We are certain that we have experienced Pennsylvania and added it to our map.
You will notice a couple of things about the map. First there are some holes – we only put states on the map if we experience the state (see http://wheelsunderourfeet.com/?p=57 for information on our map). We drove thru New Mexico, Alabama and Mississippi without really experiencing them hence we have not added them. Second we have not done an update since we added California to the map. I will create a few blog entries that give some brief reviews of our experiences in the states.
Thirty-three days in one state is a long time so today we packed up and moved a couple hundred miles down the road to Sandusky, Ohio where we will experience the roller coasters of Cedar Point (sorry Lex).

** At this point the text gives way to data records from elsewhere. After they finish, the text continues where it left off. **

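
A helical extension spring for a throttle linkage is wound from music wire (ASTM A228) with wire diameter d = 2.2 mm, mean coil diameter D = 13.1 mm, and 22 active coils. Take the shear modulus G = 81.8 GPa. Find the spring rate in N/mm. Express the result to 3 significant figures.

4.84 N/mm

k = Gd⁴/(8D³N_a) = (81.8×10³ × 2.2⁴) / (8 × 13.1³ × 22)
  = 1.91621e+06 / 395664 = 4.843 N/mm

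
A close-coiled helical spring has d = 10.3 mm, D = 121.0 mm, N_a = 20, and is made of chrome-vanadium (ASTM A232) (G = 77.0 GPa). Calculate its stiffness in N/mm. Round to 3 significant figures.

3.06 N/mm

k = Gd⁴/(8D³N_a) = (77.0×10³ × 10.3⁴) / (8 × 121.0³ × 20)
  = 8.66642e+08 / 2.8345e+08 = 3.0575 N/mm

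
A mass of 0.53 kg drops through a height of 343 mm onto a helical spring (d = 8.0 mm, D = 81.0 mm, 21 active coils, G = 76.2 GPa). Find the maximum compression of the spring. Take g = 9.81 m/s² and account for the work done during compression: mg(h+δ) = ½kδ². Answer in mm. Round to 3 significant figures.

k = Gd⁴/(8D³N_a) = (76.2×10³)(8.0⁴)/(8·81.0³·21) = 3.4958 N/mm
W = mg = 0.53 × 9.81 = 5.1993 N
½kδ² − Wδ − Wh = 0 → δ = (W + √(W² + 2kWh))/k
δ = (5.1993 + √(27.033 + 12468.7))/3.4958 = (5.1993 + 111.78)/3.4958 = 33.464 mm

33.5 mm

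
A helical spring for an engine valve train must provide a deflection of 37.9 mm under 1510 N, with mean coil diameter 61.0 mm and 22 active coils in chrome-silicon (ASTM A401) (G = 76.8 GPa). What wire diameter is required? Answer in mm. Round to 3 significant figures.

12.0 mm

Required rate k = F/δ = 1510/37.9 = 39.842 N/mm
d = (8D³N_a·k / G)^(1/4) = (8·61.0³·22·39.842 / (76.8×10³))^0.25
  = (20724)^0.25 = 11.9983 mm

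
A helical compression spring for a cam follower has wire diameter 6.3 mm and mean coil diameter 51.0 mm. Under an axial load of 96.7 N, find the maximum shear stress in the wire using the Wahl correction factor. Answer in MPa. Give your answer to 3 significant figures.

59.3 MPa

Spring index C = D/d = 51.0/6.3 = 8.0952
K_W = (4C−1)/(4C−4) + 0.615/C = 31.381/28.381 + 0.0760 = 1.1817
τ₀ = 8FD/(πd³) = 8·96.7·51.0/(π·6.3³) = 39453.6/785.55 = 50.224 MPa
τ_max = K·τ₀ = 1.1817 × 50.224 = 59.349 MPa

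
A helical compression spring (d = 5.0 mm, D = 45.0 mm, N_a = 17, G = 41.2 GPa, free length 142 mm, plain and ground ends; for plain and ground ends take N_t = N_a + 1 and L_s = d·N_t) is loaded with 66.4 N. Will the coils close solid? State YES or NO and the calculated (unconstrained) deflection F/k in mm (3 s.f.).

k = Gd⁴/(8D³N_a) = (41.2×10³)(5.0⁴)/(8·45.0³·17) = 2.0778 N/mm
N_t = 18; L_s = 5.0·18 = 90 mm; δ_solid = L₀ − L_s = 142 − 90 = 52 mm
δ = F/k = 66.4/2.0778 = 31.957 mm
δ < δ_solid → spring does not go solid

NO, δ = 32.0 mm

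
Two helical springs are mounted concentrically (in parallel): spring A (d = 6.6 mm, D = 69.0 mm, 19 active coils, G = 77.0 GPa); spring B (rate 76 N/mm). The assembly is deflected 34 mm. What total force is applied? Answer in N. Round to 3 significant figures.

k_A = Gd⁴/(8D³N_a) = (77.0×10³)(6.6⁴)/(8·69.0³·19) = 2.926 N/mm
Parallel: k_eq = 2.926 + 76 = 78.926 N/mm
F = k_eq·δ = 78.926·34 = 2683.5 N

2680 N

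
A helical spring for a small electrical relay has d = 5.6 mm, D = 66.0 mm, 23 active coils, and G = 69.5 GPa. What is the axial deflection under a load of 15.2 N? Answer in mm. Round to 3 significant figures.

k = Gd⁴/(8D³N_a) = (69.5×10³)(5.6⁴)/(8·66.0³·23) = 1.2921 N/mm
δ = F/k = 15.2 / 1.2921 = 11.764 mm

11.8 mm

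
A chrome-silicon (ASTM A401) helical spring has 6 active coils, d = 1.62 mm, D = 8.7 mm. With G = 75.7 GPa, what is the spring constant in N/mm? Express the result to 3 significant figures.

k = Gd⁴/(8D³N_a) = (75.7×10³ × 1.62⁴) / (8 × 8.7³ × 6)
  = 521382 / 31608.1 = 16.495 N/mm

16.5 N/mm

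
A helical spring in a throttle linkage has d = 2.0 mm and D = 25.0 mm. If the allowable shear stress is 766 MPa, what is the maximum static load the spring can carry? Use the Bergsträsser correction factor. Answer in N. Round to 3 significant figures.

C = D/d = 25.0/2.0 = 12.5000
K_B = (4C+2)/(4C−3) = 52.000/47.000 = 1.1064
τ_max = K·8FD/(πd³) → F_max = τ_allow·πd³/(8DK)
F_max = 766·π·2.0³/(8·25.0·1.1064) = 19252/221.28 = 87.003 N

87.0 N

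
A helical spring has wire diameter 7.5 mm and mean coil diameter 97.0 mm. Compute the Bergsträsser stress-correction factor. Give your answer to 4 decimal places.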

No our RV did not spring another leak (knock on wood) – we went to visit the house that Frank Lloyd Wright designed for the Edger Kaufman Sr., owner of Kaufman’s Department Store in Pittsburgh. Falling Water was built as a vacation home for the Kaufman’s a few hours from Pittsburgh.
Wright designed the house in 1935 in the style organic architecture which is a philosophy which has the structure integrate with the soundings. This style was coined by Frank Lloyd Wright and Falling Water is one of the best known examples. The Kaufman’s owned many acres in the area and yet Wright decided to place the house on top of the water fall so that the sound of the water envelops all areas of the home. The main living section cantilevers out and blends in with the natural rock outcroppings. The integration of structure and nature is evident in little details like where glass meets the stone walls there is no metal frame, instead a recess was made in the stone and the glass is held in place with calking.
The home and furnishing were donated to the Western Pennsylvania Conservancy in 1963 and opened for tours the following year. Pictures are not permitted in the home (unless you purchase the ‘special’ tour). The home and setting are quite stunning and it was well worth the long trip to see one of the places listed in Smithsonian’s Life 28 places to see before you die.